Em outros pontos da declaração, os padres criticam a Justiça e a cassação de Gonçalves pela Câmara Municipal de Mariluz. ‘‘Repudiamos a forma como está sendo conduzido o caso pela Justiça, uma vez que não há provas substanciais que justifiquem a demora no encaminhamento’’, frisa o documento. ‘‘Repudiamos, ainda, a sua cassação de chefe do Executivo Municipal por motivos não convincentes de ’ladrão de galinha’.’’

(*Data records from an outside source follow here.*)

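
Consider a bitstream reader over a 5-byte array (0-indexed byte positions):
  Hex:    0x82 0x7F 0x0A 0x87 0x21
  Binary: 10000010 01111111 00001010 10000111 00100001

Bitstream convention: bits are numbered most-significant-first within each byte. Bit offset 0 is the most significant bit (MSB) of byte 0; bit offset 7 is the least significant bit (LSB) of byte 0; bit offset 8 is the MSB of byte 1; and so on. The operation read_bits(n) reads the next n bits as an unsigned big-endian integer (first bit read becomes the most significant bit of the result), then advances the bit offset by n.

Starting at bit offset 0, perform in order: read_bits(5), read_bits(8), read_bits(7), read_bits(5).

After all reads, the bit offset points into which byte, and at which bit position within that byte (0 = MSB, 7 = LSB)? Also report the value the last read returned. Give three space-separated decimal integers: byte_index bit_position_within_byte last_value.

Read 1: bits[0:5] width=5 -> value=16 (bin 10000); offset now 5 = byte 0 bit 5; 35 bits remain
Read 2: bits[5:13] width=8 -> value=79 (bin 01001111); offset now 13 = byte 1 bit 5; 27 bits remain
Read 3: bits[13:20] width=7 -> value=112 (bin 1110000); offset now 20 = byte 2 bit 4; 20 bits remain
Read 4: bits[20:25] width=5 -> value=21 (bin 10101); offset now 25 = byte 3 bit 1; 15 bits remain

Answer: 3 1 21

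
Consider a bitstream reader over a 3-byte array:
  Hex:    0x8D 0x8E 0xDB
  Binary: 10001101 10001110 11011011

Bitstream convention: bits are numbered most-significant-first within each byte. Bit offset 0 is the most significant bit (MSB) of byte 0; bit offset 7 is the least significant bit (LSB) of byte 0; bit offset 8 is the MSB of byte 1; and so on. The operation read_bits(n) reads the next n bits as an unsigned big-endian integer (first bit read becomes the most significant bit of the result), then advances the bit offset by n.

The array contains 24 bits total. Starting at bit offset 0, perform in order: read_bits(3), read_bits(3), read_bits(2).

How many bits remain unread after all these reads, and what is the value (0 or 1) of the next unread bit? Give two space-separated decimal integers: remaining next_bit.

Read 1: bits[0:3] width=3 -> value=4 (bin 100); offset now 3 = byte 0 bit 3; 21 bits remain
Read 2: bits[3:6] width=3 -> value=3 (bin 011); offset now 6 = byte 0 bit 6; 18 bits remain
Read 3: bits[6:8] width=2 -> value=1 (bin 01); offset now 8 = byte 1 bit 0; 16 bits remain

Answer: 16 1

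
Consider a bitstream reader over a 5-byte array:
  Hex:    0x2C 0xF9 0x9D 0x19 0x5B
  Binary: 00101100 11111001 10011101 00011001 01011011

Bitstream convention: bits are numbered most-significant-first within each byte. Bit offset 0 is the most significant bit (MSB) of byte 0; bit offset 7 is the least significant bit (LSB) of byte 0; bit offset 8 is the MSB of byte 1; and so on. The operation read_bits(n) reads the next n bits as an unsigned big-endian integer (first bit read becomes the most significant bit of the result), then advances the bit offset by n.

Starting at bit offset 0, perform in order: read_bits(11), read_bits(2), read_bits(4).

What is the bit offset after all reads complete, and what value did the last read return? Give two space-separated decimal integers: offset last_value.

Answer: 17 3

Derivation:
Read 1: bits[0:11] width=11 -> value=359 (bin 00101100111); offset now 11 = byte 1 bit 3; 29 bits remain
Read 2: bits[11:13] width=2 -> value=3 (bin 11); offset now 13 = byte 1 bit 5; 27 bits remain
Read 3: bits[13:17] width=4 -> value=3 (bin 0011); offset now 17 = byte 2 bit 1; 23 bits remain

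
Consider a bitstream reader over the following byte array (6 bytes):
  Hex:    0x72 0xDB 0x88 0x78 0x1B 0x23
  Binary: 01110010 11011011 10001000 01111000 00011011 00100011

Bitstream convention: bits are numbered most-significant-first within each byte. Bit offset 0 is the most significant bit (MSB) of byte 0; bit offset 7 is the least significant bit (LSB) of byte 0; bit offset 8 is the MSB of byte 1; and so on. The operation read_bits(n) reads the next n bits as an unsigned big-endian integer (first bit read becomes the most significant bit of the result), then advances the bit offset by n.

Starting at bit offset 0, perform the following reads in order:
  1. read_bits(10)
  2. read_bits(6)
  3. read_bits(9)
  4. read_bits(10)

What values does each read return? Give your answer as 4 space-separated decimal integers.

Read 1: bits[0:10] width=10 -> value=459 (bin 0111001011); offset now 10 = byte 1 bit 2; 38 bits remain
Read 2: bits[10:16] width=6 -> value=27 (bin 011011); offset now 16 = byte 2 bit 0; 32 bits remain
Read 3: bits[16:25] width=9 -> value=272 (bin 100010000); offset now 25 = byte 3 bit 1; 23 bits remain
Read 4: bits[25:35] width=10 -> value=960 (bin 1111000000); offset now 35 = byte 4 bit 3; 13 bits remain

Answer: 459 27 272 960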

O padre Adelino, preso em Curitiba desde março, é acusado de ser o mandante da morte do vice-prefeito de Mariluz, Ayres Domingues (PPS), e do presidente do PPS, Carlos Alberto de Carvalho. Ele teve o mandato cassado pela Câmara de Vereadores e foi acusado de comprar pneus sem licitação e pagar contratos de trabalho sem recolher Imposto de Renda. ‘‘As acusações contra o padre Adelino saíram da esfera criminal e se tornaram políticas’’, lamenta Dom Mauro.